Customer stories

Major bank

Major bank minimizes review time. Financial corporation gathers close to 98 percent of responsive documents, reduces review costs by 94 percent with OpenText Insight Predict


  • Faced alleged loss of millions due to borrower accounting fraud
  • Initiated effort that required review of 2.1 million documents
  • Lacked time, money to review all files


  • Employed innovative technology to find up to 98% of relevant documents

  • Reduced review costs by 94%

  • Decreased total review effort to only 6.5% of total reviewable population of 2.1 million documents


A large banking institution became embroiled in nasty litigation with a now-defunct borrower.
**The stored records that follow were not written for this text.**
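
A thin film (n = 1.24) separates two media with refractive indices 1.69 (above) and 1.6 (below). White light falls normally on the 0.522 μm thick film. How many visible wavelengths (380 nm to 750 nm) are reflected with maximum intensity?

1

At the upper boundary (n = 1.69 to n = 1.24) the reflected ray undergoes no phase shift.
Bottom surface (1.24 → 1.6): reflection off a higher-index medium gives a half-wave phase shift.
The two reflections differ by half a wavelength.
With one net inversion, constructive interference in reflection requires 2 n t = (m + ½) λ.
λ = 2 n t / (m + ½) = 1295 / (m + ½) nm.
m=1: 863 nm (IR); m=2: 518 nm (visible); m=3: 370 nm (UV).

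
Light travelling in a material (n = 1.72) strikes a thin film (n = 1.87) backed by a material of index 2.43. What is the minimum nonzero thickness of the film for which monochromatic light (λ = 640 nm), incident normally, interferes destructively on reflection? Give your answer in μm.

Ray reflecting at the top interface goes from n = 1.72 toward n = 1.87: a half-wave phase shift.
Bottom surface (1.87 → 2.43): reflection off a higher-index medium gives a half-wave phase shift.
The two reflections carry the same phase change, so no net offset.
So the condition for destructive reflection is 2 n t = (m + ½) λ.
Minimum at m = 0: t = λ / (4 n) = 640 / (4 × 1.87) = 85.6 nm.

0.0856 μm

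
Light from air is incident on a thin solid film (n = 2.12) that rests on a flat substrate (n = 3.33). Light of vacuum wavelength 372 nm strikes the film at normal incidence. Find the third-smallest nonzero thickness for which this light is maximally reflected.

Top surface (1.0 → 2.12): reflection off a higher-index medium gives a half-wave phase shift.
At the lower boundary (n = 2.12 to n = 3.33) the reflected ray undergoes a half-wave phase shift.
Net: no relative phase inversion (both shifts match).
So the condition for constructive reflection is 2 n t = m λ.
The third-smallest nonzero thickness corresponds to m = 3: t = m λ / (2 n) = 3.00 × 372 / (2 × 2.12) = 263 nm.

263 nm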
Responding to a production request, the bank conducted an extensive investigation to find responsive documents.

Man working on laptop with paperwork

Flexible input within OpenText Insight Predict allowed the review team to take a multimodal approach to finding responsive documents.

Even after using a variety of techniques to cull those that it found, it was still left with over 2.1 million that needed consideration. Further keyword searching might have resulted in more reductions but the team wasn’t comfortable with what that process might miss.

Realizing they had neither the time nor money to review all 2.1 million documents, the client and counsel turned to OpenText™ Insight Predict, a technology-assisted review (TAR) engine based on continuous active learning (CAL).

Because Insight Predict has no limit on the amount of training seeds it can handle, review managers used 50,000 documents tagged for an earlier matter to jumpstart the review. Almost immediately, relevant documents from the larger collection were pushed to the front of the line.

Insight Predict’s algorithm provided batches made up primarily of the documents it most highly ranked. This ensured the review team was productive immediately, as it was focused on the documents that were most likely relevant. It turn, the trial team quickly got its hands on the most important documents needed to sharpen their analysis of the case.

The review batches included a mix of documents chosen based on their “contextual diversity.” This unique feature is designed to solve the problem of “you don’t know what you don’t know.” Specifically, the contextual diversity algorithm chooses documents for review that are different than those already reviewed. The algorithm clusters unseen documents by their common themes. It then pulls the most relevant examples from each cluster and presents them to reviewers as part of the batch. If the reviewer tags an example as relevant, the ranking engine is cued to promote similar documents. If the example is not relevant, the ranking engine learns that this cluster is of lesser interest.

The continuous active learning protocol within Insight Predict feeds reviewer judgments back to the system to improve the training and thereby the responsiveness rate for subsequent review assignments. As the reviewers release their batches, Insight Predict adds their judgments to further its training. The net result is that the algorithm gets smarter and smarter about finding and promoting relevant documents for review.

Furthermore, Insight Predict’s ability to use flexible inputs allowed the review team to take a multimodal approach to finding responsive documents. As the review progressed, Insight Predict identified promising search terms as well as custodians who held the most likely relevant documents. This enabled the trial team to independently run searches with these key terms and then tag the relevant documents found through searches.

The continuous active learning (CAL) protocol culled the 2.1 million document population in a defensible manner.

As with the regular review, these tagged documents could then be fed into Insight Predict’s ranking engine to further improve the training. This ensured that Insight Predict used every attorney judgment on a document, no matter where that judgment was made.

As the review progressed, relevant documents found by the team were tracked. Toward the beginning, the team tagged 10 percent as relevant. Over time, that figure rose to 25 percent and sometimes as high as 35 percent.

Upon completion, managers ran a systematic sample against the entire document population. Senior attorneys manually reviewed these documents for added credibility. The sample of close to 6,000 documents suggested the team found and reviewed 98 percent of the documents relevant to the production. This conclusion was based on a sample confidence level of 95 percent and a two percent margin of error. Even taking the lower end of the margin-of-error range, estimations found at least 92 percent of the relevant documents, still well beyond levels previously approved by the courts.

All of this was accomplished through a CAL workflow that put attorney reviewers’ eyes on every document produced, yet still required a total review effort of only 6.4 percent of the total reviewable population of 2.1 million documents. Attorneys were saved from having to review 1.97 million documents.